This is a guest post by Jon Collins of Inter Orbis, a consulting firm set up to investigate, analyse and document the impact technology is having on business, society and culture.

It can be difficult to place a value on trust, yet it is undoubtedly linked to good business. If a person is confident of a good customer experience before picking up the phone, then the chances of the call going well are increased; conversely, we have hard evidence that customers who lack trust in an organisation will be less likely to be satisfied at the end of a call.

The result can be a self-reinforcing, potentially downward cycle, particularly if a problem is not resolved to a customer's satisfaction. In which case, one call can lead to a second, more disgruntled conversation than the first. In today's hyper-connected world, unhappy customers are quick to tell each other about bad experiences, further exacerbating the problem.

Furthermore, as no organisation acts in isolation, adverse effects can ripple down the supply chain. For organisations heavily dependent on pools of suppliers, in retail, media, manufacturing and other sectors, the task can sometimes be shielding their own customers from the inadequacies of their suppliers. Supplier failure to deliver on time, or to respond to a query, or escalate a problem effectively can all have a knock-on effect down the line.

Like other intangibles, there is no such thing as a specific level of trust - and neither will a company’s own customers just walk away at the first sign of bad service. Trust is like a saucer spinning on a stick however - let it slow too far and it will topple. Against this background, the contact centre has a pretty central role – not only in maintaining trust between an organisation and its customers, it can act as a barometer for whether an organisation's efforts are hitting the mark.

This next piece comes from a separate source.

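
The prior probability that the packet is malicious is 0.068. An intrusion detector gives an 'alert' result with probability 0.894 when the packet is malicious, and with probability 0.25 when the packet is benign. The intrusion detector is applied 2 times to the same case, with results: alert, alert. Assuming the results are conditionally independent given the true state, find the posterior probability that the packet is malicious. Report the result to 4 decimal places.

Posterior P(H) ≈ 0.4827

Let H be the event that the packet is malicious; start with P(H) = 0.068. P('alert'|H) = 0.894, P('alert'|¬H) = 0.25.
Update on result 1 ('alert'): P(H) ← 0.894·0.0680 / (0.894·0.0680 + 0.25·0.9320) = 0.060792/0.29379 = 0.2069.
Update on result 2 ('alert'): P(H) ← 0.894·0.2069 / (0.894·0.2069 + 0.25·0.7931) = 0.18499/0.38326 = 0.4827.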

Given its prominence, it is worth recognising that the components of the contact centre also have an influence on how a company is perceived. Customers don't distinguish poor service from inefficient contact centre processes, or inadequate, unreliable systems. From the caller's perspective the contact centre is the company: confidence in one and trust in the other are inextricably linked.

Ultimately, all parts of the story – from suppliers through to customers – are connected, and weaknesses in any area can have an impact on trust. While you might not be able to control all elements, you can nonetheless ensure that the elements under your control are helping, rather than hindering customer expectations. Not least of course the contact centre, which, for many companies, is the only element many customers will ever experience directly.

Do you measure trust in your customer base? Do you feel you work in a trustworthy industry?